Justice was upheld and Kras had helped ensure it.
The USC Dornsife alumna was one of seven members of the USC Mock Trial Team to answer the call from Olu Orange, adjunct assistant professor of political science in USC Dornsife, to help with the case. For two years, they gathered evidence to show Los Angeles Police Department (LAPD) Officer Joseph Cruz was accountable for the death of Chaudhry, a 21-year-old autistic man.
The case centered around Cruz, a former LAPD officer who was let go from the department for reasons unrelated to the case. In March 2008, Chaudhry, who favored a transient lifestyle, was lying behind bushes near an apartment building in a Hollywood neighborhood when he was approached by Cruz. According to police testimony, Cruz fired at the victim when Chaudhry lunged at the officer with a knife. Cruz fired four shots; three struck Chaudhry in the chest killing him.
The same year, the L.A. Police Commission launched a probe. The five-member civilian board concluded Cruz’s decision to use deadly force against Chaudhry was justified.

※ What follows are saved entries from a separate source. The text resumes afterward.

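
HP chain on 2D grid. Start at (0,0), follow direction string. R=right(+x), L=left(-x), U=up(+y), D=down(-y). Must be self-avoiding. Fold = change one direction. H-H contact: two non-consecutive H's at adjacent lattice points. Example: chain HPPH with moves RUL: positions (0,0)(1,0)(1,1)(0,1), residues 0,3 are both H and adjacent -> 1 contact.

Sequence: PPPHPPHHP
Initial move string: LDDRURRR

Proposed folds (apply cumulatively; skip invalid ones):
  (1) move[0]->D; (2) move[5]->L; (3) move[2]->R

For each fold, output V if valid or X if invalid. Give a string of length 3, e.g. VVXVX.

Initial: LDDRURRR -> [(0, 0), (-1, 0), (-1, -1), (-1, -2), (0, -2), (0, -1), (1, -1), (2, -1), (3, -1)]
Fold 1: move[0]->D => DDDRURRR VALID
Fold 2: move[5]->L => DDDRULRR INVALID (collision), skipped
Fold 3: move[2]->R => DDRRURRR VALID

Answer: VXV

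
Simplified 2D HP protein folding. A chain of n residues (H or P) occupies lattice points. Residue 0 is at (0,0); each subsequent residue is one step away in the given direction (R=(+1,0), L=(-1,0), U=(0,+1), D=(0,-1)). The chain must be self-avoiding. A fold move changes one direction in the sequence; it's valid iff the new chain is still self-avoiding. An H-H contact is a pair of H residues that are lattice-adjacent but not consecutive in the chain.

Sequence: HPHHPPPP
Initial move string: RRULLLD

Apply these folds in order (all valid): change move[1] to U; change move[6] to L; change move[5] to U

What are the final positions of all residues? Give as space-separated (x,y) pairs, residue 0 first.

Initial moves: RRULLLD
Fold: move[1]->U => RUULLLD (positions: [(0, 0), (1, 0), (1, 1), (1, 2), (0, 2), (-1, 2), (-2, 2), (-2, 1)])
Fold: move[6]->L => RUULLLL (positions: [(0, 0), (1, 0), (1, 1), (1, 2), (0, 2), (-1, 2), (-2, 2), (-3, 2)])
Fold: move[5]->U => RUULLUL (positions: [(0, 0), (1, 0), (1, 1), (1, 2), (0, 2), (-1, 2), (-1, 3), (-2, 3)])

Answer: (0,0) (1,0) (1,1) (1,2) (0,2) (-1,2) (-1,3) (-2,3)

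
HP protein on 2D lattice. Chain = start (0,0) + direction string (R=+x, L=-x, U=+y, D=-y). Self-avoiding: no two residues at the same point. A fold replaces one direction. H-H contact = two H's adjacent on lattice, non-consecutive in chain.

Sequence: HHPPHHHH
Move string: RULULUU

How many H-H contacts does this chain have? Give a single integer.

Positions: [(0, 0), (1, 0), (1, 1), (0, 1), (0, 2), (-1, 2), (-1, 3), (-1, 4)]
No H-H contacts found.

Answer: 0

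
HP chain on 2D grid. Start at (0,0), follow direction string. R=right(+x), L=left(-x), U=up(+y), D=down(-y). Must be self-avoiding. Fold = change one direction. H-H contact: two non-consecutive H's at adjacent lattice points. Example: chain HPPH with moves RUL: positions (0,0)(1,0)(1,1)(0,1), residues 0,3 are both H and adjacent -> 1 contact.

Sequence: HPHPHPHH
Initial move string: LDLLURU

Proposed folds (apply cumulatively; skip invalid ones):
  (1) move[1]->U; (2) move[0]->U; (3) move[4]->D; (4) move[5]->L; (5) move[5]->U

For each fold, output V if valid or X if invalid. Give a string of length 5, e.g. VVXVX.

Answer: VVXVV

Derivation:
Initial: LDLLURU -> [(0, 0), (-1, 0), (-1, -1), (-2, -1), (-3, -1), (-3, 0), (-2, 0), (-2, 1)]
Fold 1: move[1]->U => LULLURU VALID
Fold 2: move[0]->U => UULLURU VALID
Fold 3: move[4]->D => UULLDRU INVALID (collision), skipped
Fold 4: move[5]->L => UULLULU VALID
Fold 5: move[5]->U => UULLUUU VALID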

Subsequently, Chaudhry’s family hired Orange to prove the officer violated civil rights. Orange turned to USC students to help him collect enough information to dispel Cruz’s account of what happened that night. The lack of evidence provided by LAPD led the team to believe there was more to the story, Orange said.

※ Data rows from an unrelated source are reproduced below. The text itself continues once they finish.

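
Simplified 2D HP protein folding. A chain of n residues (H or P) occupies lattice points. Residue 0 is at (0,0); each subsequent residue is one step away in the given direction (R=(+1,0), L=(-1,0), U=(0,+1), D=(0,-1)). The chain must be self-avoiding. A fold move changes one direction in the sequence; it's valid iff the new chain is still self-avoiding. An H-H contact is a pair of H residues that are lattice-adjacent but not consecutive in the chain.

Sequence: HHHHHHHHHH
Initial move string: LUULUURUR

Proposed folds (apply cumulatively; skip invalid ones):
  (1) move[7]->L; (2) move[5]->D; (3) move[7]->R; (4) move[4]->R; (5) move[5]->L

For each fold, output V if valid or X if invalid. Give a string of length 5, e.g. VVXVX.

Answer: XXVXX

Derivation:
Initial: LUULUURUR -> [(0, 0), (-1, 0), (-1, 1), (-1, 2), (-2, 2), (-2, 3), (-2, 4), (-1, 4), (-1, 5), (0, 5)]
Fold 1: move[7]->L => LUULUURLR INVALID (collision), skipped
Fold 2: move[5]->D => LUULUDRUR INVALID (collision), skipped
Fold 3: move[7]->R => LUULUURRR VALID
Fold 4: move[4]->R => LUULRURRR INVALID (collision), skipped
Fold 5: move[5]->L => LUULULRRR INVALID (collision), skipped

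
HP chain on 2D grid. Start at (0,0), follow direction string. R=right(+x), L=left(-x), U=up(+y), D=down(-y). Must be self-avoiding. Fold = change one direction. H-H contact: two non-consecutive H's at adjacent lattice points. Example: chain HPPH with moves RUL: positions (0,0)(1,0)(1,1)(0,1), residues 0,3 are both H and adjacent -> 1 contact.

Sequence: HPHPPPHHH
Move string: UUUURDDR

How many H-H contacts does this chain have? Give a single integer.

Positions: [(0, 0), (0, 1), (0, 2), (0, 3), (0, 4), (1, 4), (1, 3), (1, 2), (2, 2)]
H-H contact: residue 2 @(0,2) - residue 7 @(1, 2)

Answer: 1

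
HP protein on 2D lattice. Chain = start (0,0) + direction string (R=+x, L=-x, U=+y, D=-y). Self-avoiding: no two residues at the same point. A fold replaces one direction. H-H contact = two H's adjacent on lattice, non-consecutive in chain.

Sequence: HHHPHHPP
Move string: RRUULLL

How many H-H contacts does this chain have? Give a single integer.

Positions: [(0, 0), (1, 0), (2, 0), (2, 1), (2, 2), (1, 2), (0, 2), (-1, 2)]
No H-H contacts found.

Answer: 0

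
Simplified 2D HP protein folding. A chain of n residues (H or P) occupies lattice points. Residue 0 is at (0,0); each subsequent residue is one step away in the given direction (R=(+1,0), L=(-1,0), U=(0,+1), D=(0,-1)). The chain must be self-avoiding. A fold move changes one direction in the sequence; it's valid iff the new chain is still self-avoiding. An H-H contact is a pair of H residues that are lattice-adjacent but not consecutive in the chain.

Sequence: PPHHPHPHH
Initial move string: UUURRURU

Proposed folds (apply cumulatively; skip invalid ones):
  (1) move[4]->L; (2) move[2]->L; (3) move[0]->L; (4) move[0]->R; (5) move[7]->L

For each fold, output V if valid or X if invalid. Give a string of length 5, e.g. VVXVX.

Initial: UUURRURU -> [(0, 0), (0, 1), (0, 2), (0, 3), (1, 3), (2, 3), (2, 4), (3, 4), (3, 5)]
Fold 1: move[4]->L => UUURLURU INVALID (collision), skipped
Fold 2: move[2]->L => UULRRURU INVALID (collision), skipped
Fold 3: move[0]->L => LUURRURU VALID
Fold 4: move[0]->R => RUURRURU VALID
Fold 5: move[7]->L => RUURRURL INVALID (collision), skipped

Answer: XXVVX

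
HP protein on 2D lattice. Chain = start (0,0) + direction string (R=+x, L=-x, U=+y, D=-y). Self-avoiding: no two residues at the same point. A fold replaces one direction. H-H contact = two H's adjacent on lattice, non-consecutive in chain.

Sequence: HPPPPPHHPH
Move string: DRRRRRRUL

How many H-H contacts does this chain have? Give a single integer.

Positions: [(0, 0), (0, -1), (1, -1), (2, -1), (3, -1), (4, -1), (5, -1), (6, -1), (6, 0), (5, 0)]
H-H contact: residue 6 @(5,-1) - residue 9 @(5, 0)

Answer: 1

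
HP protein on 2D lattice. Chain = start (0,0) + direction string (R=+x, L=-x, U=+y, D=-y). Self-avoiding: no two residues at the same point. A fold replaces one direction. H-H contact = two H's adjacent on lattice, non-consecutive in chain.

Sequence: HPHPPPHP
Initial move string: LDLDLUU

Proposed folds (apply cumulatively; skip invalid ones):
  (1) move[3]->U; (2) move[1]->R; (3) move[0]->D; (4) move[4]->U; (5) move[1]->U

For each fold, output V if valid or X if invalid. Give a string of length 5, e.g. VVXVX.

Answer: VXVVX

Derivation:
Initial: LDLDLUU -> [(0, 0), (-1, 0), (-1, -1), (-2, -1), (-2, -2), (-3, -2), (-3, -1), (-3, 0)]
Fold 1: move[3]->U => LDLULUU VALID
Fold 2: move[1]->R => LRLULUU INVALID (collision), skipped
Fold 3: move[0]->D => DDLULUU VALID
Fold 4: move[4]->U => DDLUUUU VALID
Fold 5: move[1]->U => DULUUUU INVALID (collision), skipped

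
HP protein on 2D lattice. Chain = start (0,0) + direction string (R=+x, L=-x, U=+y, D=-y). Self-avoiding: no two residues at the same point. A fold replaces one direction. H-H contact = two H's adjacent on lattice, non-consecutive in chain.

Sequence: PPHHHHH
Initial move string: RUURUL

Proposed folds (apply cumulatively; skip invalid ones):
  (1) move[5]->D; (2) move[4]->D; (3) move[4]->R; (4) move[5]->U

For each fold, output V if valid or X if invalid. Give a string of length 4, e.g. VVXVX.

Initial: RUURUL -> [(0, 0), (1, 0), (1, 1), (1, 2), (2, 2), (2, 3), (1, 3)]
Fold 1: move[5]->D => RUURUD INVALID (collision), skipped
Fold 2: move[4]->D => RUURDL INVALID (collision), skipped
Fold 3: move[4]->R => RUURRL INVALID (collision), skipped
Fold 4: move[5]->U => RUURUU VALID

Answer: XXXV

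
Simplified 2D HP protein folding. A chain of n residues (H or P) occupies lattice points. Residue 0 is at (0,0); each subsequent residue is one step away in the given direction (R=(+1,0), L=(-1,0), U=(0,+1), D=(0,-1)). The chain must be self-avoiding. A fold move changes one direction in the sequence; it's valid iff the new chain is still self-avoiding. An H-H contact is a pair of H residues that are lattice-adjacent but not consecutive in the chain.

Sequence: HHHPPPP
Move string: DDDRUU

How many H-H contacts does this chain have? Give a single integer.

Positions: [(0, 0), (0, -1), (0, -2), (0, -3), (1, -3), (1, -2), (1, -1)]
No H-H contacts found.

Answer: 0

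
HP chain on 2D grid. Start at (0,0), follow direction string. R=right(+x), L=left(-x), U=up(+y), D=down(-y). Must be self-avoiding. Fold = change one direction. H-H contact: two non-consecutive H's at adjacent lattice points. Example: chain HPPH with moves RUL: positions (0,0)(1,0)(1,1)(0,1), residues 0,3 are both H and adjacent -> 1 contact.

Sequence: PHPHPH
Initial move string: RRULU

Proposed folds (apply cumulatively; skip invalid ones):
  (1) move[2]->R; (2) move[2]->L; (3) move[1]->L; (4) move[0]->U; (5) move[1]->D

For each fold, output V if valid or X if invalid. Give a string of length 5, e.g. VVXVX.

Answer: XXXVX

Derivation:
Initial: RRULU -> [(0, 0), (1, 0), (2, 0), (2, 1), (1, 1), (1, 2)]
Fold 1: move[2]->R => RRRLU INVALID (collision), skipped
Fold 2: move[2]->L => RRLLU INVALID (collision), skipped
Fold 3: move[1]->L => RLULU INVALID (collision), skipped
Fold 4: move[0]->U => URULU VALID
Fold 5: move[1]->D => UDULU INVALID (collision), skipped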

“The students uncovered evidence and found witnesses that the LAPD said essentially did not exist,” Orange said. “Based on a large part of the evidence and witnesses who the students were able to uncover, the jury came back with the finding that the city and the LAPD officer were liable for his death and that the killing was done with malice; an additional finding that was extraordinary.”
The case was an eye-opener for Kras who handled trial exhibits, kept time and took copious witness notes for Orange’s closing statements. Although the heavy workload was a bit overwhelming, an added pressure came when she realized just how much weighed on the team’s shoulders.

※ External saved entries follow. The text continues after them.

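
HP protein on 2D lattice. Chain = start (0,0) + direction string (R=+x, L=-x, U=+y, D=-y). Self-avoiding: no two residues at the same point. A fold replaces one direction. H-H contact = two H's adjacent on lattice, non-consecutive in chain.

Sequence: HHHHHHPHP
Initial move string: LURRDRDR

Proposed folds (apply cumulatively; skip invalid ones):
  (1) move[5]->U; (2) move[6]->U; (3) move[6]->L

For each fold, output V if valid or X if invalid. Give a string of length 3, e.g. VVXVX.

Answer: XVX

Derivation:
Initial: LURRDRDR -> [(0, 0), (-1, 0), (-1, 1), (0, 1), (1, 1), (1, 0), (2, 0), (2, -1), (3, -1)]
Fold 1: move[5]->U => LURRDUDR INVALID (collision), skipped
Fold 2: move[6]->U => LURRDRUR VALID
Fold 3: move[6]->L => LURRDRLR INVALID (collision), skipped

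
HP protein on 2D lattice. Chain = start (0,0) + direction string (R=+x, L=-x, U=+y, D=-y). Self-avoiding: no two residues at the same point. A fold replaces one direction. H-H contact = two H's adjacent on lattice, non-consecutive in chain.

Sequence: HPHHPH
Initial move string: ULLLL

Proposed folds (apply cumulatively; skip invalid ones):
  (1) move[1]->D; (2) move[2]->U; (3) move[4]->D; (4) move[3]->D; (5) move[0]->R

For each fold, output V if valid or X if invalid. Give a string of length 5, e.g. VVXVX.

Initial: ULLLL -> [(0, 0), (0, 1), (-1, 1), (-2, 1), (-3, 1), (-4, 1)]
Fold 1: move[1]->D => UDLLL INVALID (collision), skipped
Fold 2: move[2]->U => ULULL VALID
Fold 3: move[4]->D => ULULD VALID
Fold 4: move[3]->D => ULUDD INVALID (collision), skipped
Fold 5: move[0]->R => RLULD INVALID (collision), skipped

Answer: XVVXX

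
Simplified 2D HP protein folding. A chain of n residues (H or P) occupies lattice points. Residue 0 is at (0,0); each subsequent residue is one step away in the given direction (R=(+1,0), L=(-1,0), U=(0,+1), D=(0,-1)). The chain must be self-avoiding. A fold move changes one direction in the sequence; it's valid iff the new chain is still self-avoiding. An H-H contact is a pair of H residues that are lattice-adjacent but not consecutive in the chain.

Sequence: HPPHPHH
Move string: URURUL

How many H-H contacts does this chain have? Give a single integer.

Answer: 1

Derivation:
Positions: [(0, 0), (0, 1), (1, 1), (1, 2), (2, 2), (2, 3), (1, 3)]
H-H contact: residue 3 @(1,2) - residue 6 @(1, 3)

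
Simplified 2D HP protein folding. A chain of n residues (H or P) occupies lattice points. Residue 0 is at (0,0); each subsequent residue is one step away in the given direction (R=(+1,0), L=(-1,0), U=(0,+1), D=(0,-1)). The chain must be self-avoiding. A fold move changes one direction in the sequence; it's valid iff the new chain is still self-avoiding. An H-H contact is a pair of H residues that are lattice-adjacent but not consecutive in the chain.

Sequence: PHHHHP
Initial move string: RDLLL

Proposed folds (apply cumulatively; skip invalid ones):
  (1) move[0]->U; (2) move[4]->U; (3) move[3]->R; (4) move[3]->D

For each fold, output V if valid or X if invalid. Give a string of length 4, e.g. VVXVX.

Initial: RDLLL -> [(0, 0), (1, 0), (1, -1), (0, -1), (-1, -1), (-2, -1)]
Fold 1: move[0]->U => UDLLL INVALID (collision), skipped
Fold 2: move[4]->U => RDLLU VALID
Fold 3: move[3]->R => RDLRU INVALID (collision), skipped
Fold 4: move[3]->D => RDLDU INVALID (collision), skipped

Answer: XVXX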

“It was definitely a lot more difficult and strenuous than I imagined it could be, but it made me want to be a lawyer even more,” said Kras, the team’s assistant coach who graduated in 2010 with a major in English and will attend law school in the fall.
Like Kras, students were motivated to volunteer their time not only for the firsthand experience, but also to advocate for a citizen whose rights had been violated.
“My first reaction was, is there anything I can do? And in this situation there was something that I could do,” said Catherine Veeneman, a USC Dornsife senior majoring in international relations. “I was really happy to do anything to try and make sure justice was delivered.”
As Orange and his “justice squad” put the puzzle together, they gleaned information from several witnesses while canvassing the Hollywood neighborhood and took statements from neighbors— some reticent about divulging details, others more forthcoming — and members of the homeless community.
Each student played a crucial role as they spent hours, months and years working to bring new information to the jury. Kras helped put residents at ease serving as translator for Russian and Armenian witnesses in the area. She also conducted mock cross-examinations. Team members MiRi Song, who completed a triple major in philosophy, sociology and East Asian studies from USC Dornsife, and Sharisse Deal, a USC Annenberg School for Communication & Journalism graduate, traveled to Nevada to interview a potential eyewitness.
After two years, Orange and his team collected enough evidence to convince jurors to reject Cruz’s account. For example, one man testified that he had witnessed Cruz confront Chaudhry and call him by name on several occasions before the deadly encounter. Cruz maintained he had never met the victim prior to the shooting.
Throughout the process, Orange’s confidence in his team never wavered.
“The experience students have with the mock trial program is not generally something you get until you’re in law school, but I make it available to them now,” said Orange who also brought students onboard to assist in interviewing witnesses for the lawsuit against LAPD misconduct during the highly publicized May Day immigration demonstration at MacArthur Park in 2007. The case resulted in a nearly $13 million settlement.
Team members have continued to prove their capabilities since the group’s inception in 2001, ranking among the nation’s best.
The students’ work did not stop once Orange won the case in January. Orange charged them with other important tasks. James Miao, a senior with a major in business administration, reviewed the county’s depositions and identified flaws in the county coroner’s policies.
“We are not just playing pretend lawyers so to speak,” said Miao who will attend law school in the fall. “Professor Orange really makes an extra effort to give us opportunities to actually put into practice the things we learned.”